De l'école d'Esculape à celle de Crésus, puis d'Ali-Baba
23 octobre 2014
MOLIÈRE (extrait):
MONSIEUR DE POURCEAUGNAC.- Messieurs, il y a une heure que je vous écoute. Est-ce que nous jouons ici une comédie ?
PREMIER MÉDECIN.- Non, Monsieur, nous ne jouons point.
MONSIEUR DE POURCEAUGNAC.- Qu’est-ce que tout ceci ? et que voulez-vous dire avec votre galimatias et vos sottises ?
PREMIER MÉDECIN.- Bon, dire des injures.

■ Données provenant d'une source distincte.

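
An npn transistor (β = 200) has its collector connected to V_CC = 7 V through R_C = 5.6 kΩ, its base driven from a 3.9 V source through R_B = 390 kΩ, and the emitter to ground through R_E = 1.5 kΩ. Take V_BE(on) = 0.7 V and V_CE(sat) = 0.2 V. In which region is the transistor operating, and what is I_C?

active; I_C ≈ 0.93 mA

Assume active. Base-emitter loop: I_B = (V_BB − V_BE)/(R_B + (β+1)R_E) = (3.9 − 0.7)/(390 + 201×1.5) = 0.00463 mA.
I_C = β·I_B = 200×0.00463 = 0.926 mA.
V_CE = V_CC − I_C·R_C − I_E·R_E = 7 − 0.926×5.6 − 0.93×1.5 = 0.422 V > V_CE(sat), so the active-region assumption holds.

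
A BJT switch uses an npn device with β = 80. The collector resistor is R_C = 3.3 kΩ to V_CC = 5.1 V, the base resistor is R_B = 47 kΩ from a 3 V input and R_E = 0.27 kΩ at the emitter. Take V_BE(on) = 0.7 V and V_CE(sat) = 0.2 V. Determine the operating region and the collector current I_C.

Assume active: I_B = (3 − 0.7)/(47 + 81×0.27) = 0.0334 mA, I_C = β·I_B = 2.67 mA.
Then V_CE = 5.1 − 2.67×3.3 − 2.71×0.27 = -4.45 V < 0.2 V — the active assumption fails.
Re-solve with V_CE = 0.2 V. KCL at the emitter: V_E/R_E = (V_BB−0.7−V_E)/R_B + (V_CC−0.2−V_E)/R_C, giving V_E = 0.381 V.
I_C = (V_CC − 0.2 − V_E)/R_C = (4.9 − 0.381)/3.3 = 1.37 mA.
Check: I_B = (2.3 − 0.381)/47 = 0.0408 mA, and β·I_B = 3.27 mA > I_C, confirming saturation.

saturation; I_C ≈ 1.4 mA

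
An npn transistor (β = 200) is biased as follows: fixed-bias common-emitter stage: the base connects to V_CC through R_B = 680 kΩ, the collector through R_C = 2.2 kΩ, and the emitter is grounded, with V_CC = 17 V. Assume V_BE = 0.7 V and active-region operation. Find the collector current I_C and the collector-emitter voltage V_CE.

I_C ≈ 4.8 mA, V_CE ≈ 6.5 V

Base loop: V_CC = I_B·R_B + V_BE, so I_B = (17 − 0.7)/680 kΩ = 0.024 mA.
In the active region I_C = β·I_B = 200 × 0.024 = 4.79 mA.
Collector loop: V_CE = V_CC − I_C·R_C = 17 − 4.79×2.2 = 6.45 V.
Since V_CE = 6.45 V > V_CE(sat) ≈ 0.2 V, the transistor is in the active region as assumed.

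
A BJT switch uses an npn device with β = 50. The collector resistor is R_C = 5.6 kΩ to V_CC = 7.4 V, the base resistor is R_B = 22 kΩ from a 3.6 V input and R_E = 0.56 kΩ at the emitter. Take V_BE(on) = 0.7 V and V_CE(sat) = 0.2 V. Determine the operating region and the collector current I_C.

saturation; I_C ≈ 1.2 mA

Assume active: I_B = (3.6 − 0.7)/(22 + 51×0.56) = 0.0574 mA, I_C = β·I_B = 2.87 mA.
Then V_CE = 7.4 − 2.87×5.6 − 2.93×0.56 = -10.3 V < 0.2 V — the active assumption fails.
Re-solve with V_CE = 0.2 V. KCL at the emitter: V_E/R_E = (V_BB−0.7−V_E)/R_B + (V_CC−0.2−V_E)/R_C, giving V_E = 0.705 V.
I_C = (V_CC − 0.2 − V_E)/R_C = (7.2 − 0.705)/5.6 = 1.16 mA.
Check: I_B = (2.9 − 0.705)/22 = 0.0998 mA, and β·I_B = 4.99 mA > I_C, confirming saturation.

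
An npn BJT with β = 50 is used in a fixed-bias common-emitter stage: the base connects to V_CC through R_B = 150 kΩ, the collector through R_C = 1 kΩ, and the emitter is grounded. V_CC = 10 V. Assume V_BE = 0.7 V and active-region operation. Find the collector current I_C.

Base loop: V_CC = I_B·R_B + V_BE, so I_B = (10 − 0.7)/150 kΩ = 0.062 mA.
In the active region I_C = β·I_B = 50 × 0.062 = 3.1 mA.
Collector loop: V_CE = V_CC − I_C·R_C = 10 − 3.1×1 = 6.9 V.
Since V_CE = 6.9 V > V_CE(sat) ≈ 0.2 V, the transistor is in the active region as assumed.

I_C ≈ 3.1 mA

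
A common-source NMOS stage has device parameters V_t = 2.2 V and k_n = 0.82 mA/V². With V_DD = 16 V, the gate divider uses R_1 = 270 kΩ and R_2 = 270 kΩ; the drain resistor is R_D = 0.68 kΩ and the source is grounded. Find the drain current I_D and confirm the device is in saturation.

I_D ≈ 14 mA

V_G = V_DD·R_2/(R_1+R_2) = 16×270/540 = 8 V. With the source grounded, V_GS = V_G = 8 V.
Assume saturation: I_D = (k_n/2)(V_GS − V_t)² = (0.82/2)×(8 − 2.2)² = 0.41×5.8² = 13.8 mA.
V_DS = V_DD − I_D·R_D = 16 − 13.8×0.68 = 6.62 V.
Saturation requires V_DS ≥ V_GS − V_t = 5.8 V; 6.62 ≥ 5.8 ✓.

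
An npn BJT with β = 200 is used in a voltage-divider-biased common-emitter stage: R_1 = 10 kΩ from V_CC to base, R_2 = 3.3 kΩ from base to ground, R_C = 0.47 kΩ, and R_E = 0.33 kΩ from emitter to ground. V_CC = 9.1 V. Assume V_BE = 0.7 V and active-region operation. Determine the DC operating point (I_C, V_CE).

I_C ≈ 4.5 mA, V_CE ≈ 5.5 V

Thevenize the base divider: V_Th = V_CC·R_2/(R_1+R_2) = 9.1×3.3/13.3 = 2.26 V, R_Th = R_1‖R_2 = 2.48 kΩ.
Base-emitter loop: V_Th = I_B·R_Th + V_BE + (β+1)I_B·R_E, so I_B = (2.26 − 0.7) / (2.48 + 201×0.33) = 0.0226 mA.
I_C = β·I_B = 200×0.0226 = 4.53 mA, and I_E = (β+1)I_B = 4.55 mA.
V_CE = V_CC − I_C·R_C − I_E·R_E = 9.1 − 4.53×0.47 − 4.55×0.33 = 5.47 V.
V_CE = 5.47 V > 0.2 V confirms active-region operation.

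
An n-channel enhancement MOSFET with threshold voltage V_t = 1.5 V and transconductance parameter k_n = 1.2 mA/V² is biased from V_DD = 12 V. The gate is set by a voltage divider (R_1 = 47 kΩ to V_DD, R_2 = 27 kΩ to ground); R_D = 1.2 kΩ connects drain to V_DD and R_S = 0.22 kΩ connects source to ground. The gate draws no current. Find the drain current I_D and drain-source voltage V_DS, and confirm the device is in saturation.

I_D ≈ 3 mA, V_DS ≈ 7.8 V

V_G = V_DD·R_2/(R_1+R_2) = 12×27/74 = 4.38 V.
Assume saturation: I_D = (k_n/2)(V_GS − V_t)² with V_GS = V_G − I_D·R_S = 4.38 − 0.22·I_D.
Substituting gives 0.029·I_D² − 1.76·I_D + 4.97 = 0, with roots I_D = 2.97 or 57.6 mA.
The root I_D = 57.6 mA gives V_GS = -8.3 V ≤ V_t, so take I_D = 2.97 mA.
Then V_GS = 3.72 V and V_DS = V_DD − I_D(R_D+R_S) = 12 − 2.97×1.42 = 7.78 V.
Saturation requires V_DS ≥ V_GS − V_t = 2.22 V; 7.78 ≥ 2.22 ✓.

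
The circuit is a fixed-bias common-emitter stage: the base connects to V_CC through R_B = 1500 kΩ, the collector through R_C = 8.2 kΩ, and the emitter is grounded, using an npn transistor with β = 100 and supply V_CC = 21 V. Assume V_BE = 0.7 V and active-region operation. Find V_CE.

V_CE ≈ 9.9 V

Base loop: V_CC = I_B·R_B + V_BE, so I_B = (21 − 0.7)/1500 kΩ = 0.0135 mA.
In the active region I_C = β·I_B = 100 × 0.0135 = 1.35 mA.
Collector loop: V_CE = V_CC − I_C·R_C = 21 − 1.35×8.2 = 9.9 V.
Since V_CE = 9.9 V > V_CE(sat) ≈ 0.2 V, the transistor is in the active region as assumed.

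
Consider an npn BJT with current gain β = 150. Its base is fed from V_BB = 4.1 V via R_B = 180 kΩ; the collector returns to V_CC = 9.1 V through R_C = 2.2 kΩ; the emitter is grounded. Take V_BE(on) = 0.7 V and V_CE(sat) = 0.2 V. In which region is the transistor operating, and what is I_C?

active; I_C ≈ 2.8 mA

Assume active. Base-emitter loop: I_B = (V_BB − V_BE)/R_B = (4.1 − 0.7)/180 = 0.0189 mA.
I_C = β·I_B = 150×0.0189 = 2.83 mA.
V_CE = V_CC − I_C·R_C = 9.1 − 2.83×2.2 = 2.87 V > V_CE(sat), so the active-region assumption holds.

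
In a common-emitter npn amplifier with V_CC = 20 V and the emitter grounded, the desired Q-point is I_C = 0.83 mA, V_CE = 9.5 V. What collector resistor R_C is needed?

R_C ≈ 13 kΩ

Collector loop: V_CC = I_C·R_C + V_CE.
R_C = (V_CC − V_CE)/I_C = (20 − 9.5)/0.83 = 12.7 kΩ.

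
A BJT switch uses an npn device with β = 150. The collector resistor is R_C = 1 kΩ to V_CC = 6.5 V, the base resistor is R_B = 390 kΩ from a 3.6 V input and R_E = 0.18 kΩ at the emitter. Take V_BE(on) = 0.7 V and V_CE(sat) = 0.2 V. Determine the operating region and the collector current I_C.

active; I_C ≈ 1 mA

Assume active. Base-emitter loop: I_B = (V_BB − V_BE)/(R_B + (β+1)R_E) = (3.6 − 0.7)/(390 + 151×0.18) = 0.00695 mA.
I_C = β·I_B = 150×0.00695 = 1.04 mA.
V_CE = V_CC − I_C·R_C − I_E·R_E = 6.5 − 1.04×1 − 1.05×0.18 = 5.27 V > V_CE(sat), so the active-region assumption holds.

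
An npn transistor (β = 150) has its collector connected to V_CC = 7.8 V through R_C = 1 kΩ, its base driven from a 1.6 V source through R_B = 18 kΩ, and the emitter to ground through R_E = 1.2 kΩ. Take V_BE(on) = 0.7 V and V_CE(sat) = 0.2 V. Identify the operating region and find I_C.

Assume active. Base-emitter loop: I_B = (V_BB − V_BE)/(R_B + (β+1)R_E) = (1.6 − 0.7)/(18 + 151×1.2) = 0.00452 mA.
I_C = β·I_B = 150×0.00452 = 0.678 mA.
V_CE = V_CC − I_C·R_C − I_E·R_E = 7.8 − 0.678×1 − 0.682×1.2 = 6.3 V > V_CE(sat), so the active-region assumption holds.

active; I_C ≈ 0.68 mA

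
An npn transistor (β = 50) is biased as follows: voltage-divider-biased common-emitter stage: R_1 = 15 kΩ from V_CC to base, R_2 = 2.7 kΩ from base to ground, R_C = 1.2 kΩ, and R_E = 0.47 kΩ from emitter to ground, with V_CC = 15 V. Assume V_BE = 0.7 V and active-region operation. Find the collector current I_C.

I_C ≈ 3 mA

Thevenize the base divider: V_Th = V_CC·R_2/(R_1+R_2) = 15×2.7/17.7 = 2.29 V, R_Th = R_1‖R_2 = 2.29 kΩ.
Base-emitter loop: V_Th = I_B·R_Th + V_BE + (β+1)I_B·R_E, so I_B = (2.29 − 0.7) / (2.29 + 51×0.47) = 0.0605 mA.
I_C = β·I_B = 50×0.0605 = 3.02 mA, and I_E = (β+1)I_B = 3.08 mA.
V_CE = V_CC − I_C·R_C − I_E·R_E = 15 − 3.02×1.2 − 3.08×0.47 = 9.92 V.
V_CE = 9.92 V > 0.2 V confirms active-region operation.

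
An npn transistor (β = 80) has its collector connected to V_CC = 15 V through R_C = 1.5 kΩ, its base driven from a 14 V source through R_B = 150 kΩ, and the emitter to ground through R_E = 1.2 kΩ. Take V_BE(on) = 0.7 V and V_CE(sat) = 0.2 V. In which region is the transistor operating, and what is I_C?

active; I_C ≈ 4.3 mA

Assume active. Base-emitter loop: I_B = (V_BB − V_BE)/(R_B + (β+1)R_E) = (14 − 0.7)/(150 + 81×1.2) = 0.0538 mA.
I_C = β·I_B = 80×0.0538 = 4.3 mA.
V_CE = V_CC − I_C·R_C − I_E·R_E = 15 − 4.3×1.5 − 4.36×1.2 = 3.31 V > V_CE(sat), so the active-region assumption holds.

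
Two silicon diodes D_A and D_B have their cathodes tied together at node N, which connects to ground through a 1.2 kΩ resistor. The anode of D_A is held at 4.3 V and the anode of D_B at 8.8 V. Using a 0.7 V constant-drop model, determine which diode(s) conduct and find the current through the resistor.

Only D_B conducts; I_R ≈ 6.8 mA

Assume both conduct. Then node N would need to be at both 4.3−0.7 = 3.6 V and 8.8−0.7 = 8.1 V, which is impossible.
Assume only D_B conducts: V_N = 8.8 − 0.7 = 8.1 V, so I_R = 8.1/1.2 = 6.75 mA.
Check D_A: its anode-to-cathode voltage is 4.3 − 8.1 = -3.8 V < 0.7 V, so it is off. The assumption is consistent.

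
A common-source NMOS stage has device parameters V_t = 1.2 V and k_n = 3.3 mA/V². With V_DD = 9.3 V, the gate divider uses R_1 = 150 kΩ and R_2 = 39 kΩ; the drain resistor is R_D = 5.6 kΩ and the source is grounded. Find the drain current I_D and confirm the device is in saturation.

V_G = V_DD·R_2/(R_1+R_2) = 9.3×39/189 = 1.92 V. With the source grounded, V_GS = V_G = 1.92 V.
Assume saturation: I_D = (k_n/2)(V_GS − V_t)² = (3.3/2)×(1.92 − 1.2)² = 1.65×0.719² = 0.853 mA.
V_DS = V_DD − I_D·R_D = 9.3 − 0.853×5.6 = 4.52 V.
Saturation requires V_DS ≥ V_GS − V_t = 0.719 V; 4.52 ≥ 0.719 ✓.

I_D ≈ 0.85 mA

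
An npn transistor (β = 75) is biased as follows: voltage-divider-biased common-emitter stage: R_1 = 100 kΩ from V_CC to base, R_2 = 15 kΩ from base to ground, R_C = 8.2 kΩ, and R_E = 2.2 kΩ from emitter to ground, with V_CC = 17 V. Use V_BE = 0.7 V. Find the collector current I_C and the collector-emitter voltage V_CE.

Thevenize the base divider: V_Th = V_CC·R_2/(R_1+R_2) = 17×15/115 = 2.22 V, R_Th = R_1‖R_2 = 13 kΩ.
Base-emitter loop: V_Th = I_B·R_Th + V_BE + (β+1)I_B·R_E, so I_B = (2.22 − 0.7) / (13 + 76×2.2) = 0.00842 mA.
I_C = β·I_B = 75×0.00842 = 0.631 mA, and I_E = (β+1)I_B = 0.64 mA.
V_CE = V_CC − I_C·R_C − I_E·R_E = 17 − 0.631×8.2 − 0.64×2.2 = 10.4 V.
V_CE = 10.4 V > 0.2 V confirms active-region operation.

I_C ≈ 0.63 mA, V_CE ≈ 10 V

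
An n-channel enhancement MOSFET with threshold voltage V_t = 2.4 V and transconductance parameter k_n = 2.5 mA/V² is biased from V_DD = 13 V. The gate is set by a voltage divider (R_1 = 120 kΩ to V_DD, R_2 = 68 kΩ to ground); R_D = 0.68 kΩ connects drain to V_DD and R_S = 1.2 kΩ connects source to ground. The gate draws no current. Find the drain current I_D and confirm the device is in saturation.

V_G = V_DD·R_2/(R_1+R_2) = 13×68/188 = 4.7 V.
Assume saturation: I_D = (k_n/2)(V_GS − V_t)² with V_GS = V_G − I_D·R_S = 4.7 − 1.2·I_D.
Substituting gives 1.8·I_D² − 7.91·I_D + 6.62 = 0, with roots I_D = 1.13 or 3.27 mA.
The root I_D = 3.27 mA gives V_GS = 0.784 V ≤ V_t, so take I_D = 1.13 mA.
Then V_GS = 3.35 V and V_DS = V_DD − I_D(R_D+R_S) = 13 − 1.13×1.88 = 10.9 V.
Saturation requires V_DS ≥ V_GS − V_t = 0.95 V; 10.9 ≥ 0.95 ✓.

I_D ≈ 1.1 mA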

Voilà un diagnostique [56] qui nous manquait pour la confirmation de son mal, et ceci pourrait bien tourner en manie.
MONSIEUR DE POURCEAUGNAC.- Avec qui m’a-t-on mis ici ?
Il crache deux ou trois fois.
PREMIER MÉDECIN.- Autre diagnostique : la sputation fréquente.
MONSIEUR DE POURCEAUGNAC.- Laissons cela, et sortons d’ici.
PREMIER MÉDECIN.- Autre encore : l’inquiétude de changer de place [57] .
MONSIEUR DE POURCEAUGNAC.- Qu’est-ce donc que toute cette affaire ? et que me voulez-vous ?
PREMIER MÉDECIN.- Vous guérir, selon l’ordre qui nous a été donné.
MONSIEUR DE POURCEAUGNAC.- Me guérir ?
PREMIER MÉDECIN.- Oui.
MONSIEUR DE POURCEAUGNAC.- Parbleu je ne suis pas malade.
PREMIER MÉDECIN.- Mauvais signe, lorsqu’un malade ne sent pas son mal.
MONSIEUR DE POURCEAUGNAC.- Je vous dis que je me porte bien.
PREMIER MÉDECIN.- Nous savons mieux que vous comment vous vous portez, et nous sommes médecins, qui voyons clair dans votre constitution.
MONSIEUR DE POURCEAUGNAC.- Si vous êtes médecins, je n’ai que faire de vous ; et je me moque de la médecine.
PREMIER MÉDECIN.- Hon, hon ; voici un homme plus fou que nous ne pensons.
MONSIEUR DE POURCEAUGNAC.- Mon père et ma mère n’ont jamais voulu de remèdes, et ils sont morts tous deux sans l’assistance des médecins.
PREMIER MÉDECIN.- Je ne m’étonne pas s’ils ont engendré un fils qui est insensé. Allons, procédons à la curation, et par la douceur exhilarante [58] de l’harmonie, adoucissons, lénifions, et accoisons [59] l’aigreur de ses esprits, que je vois prêts à s’enflammer.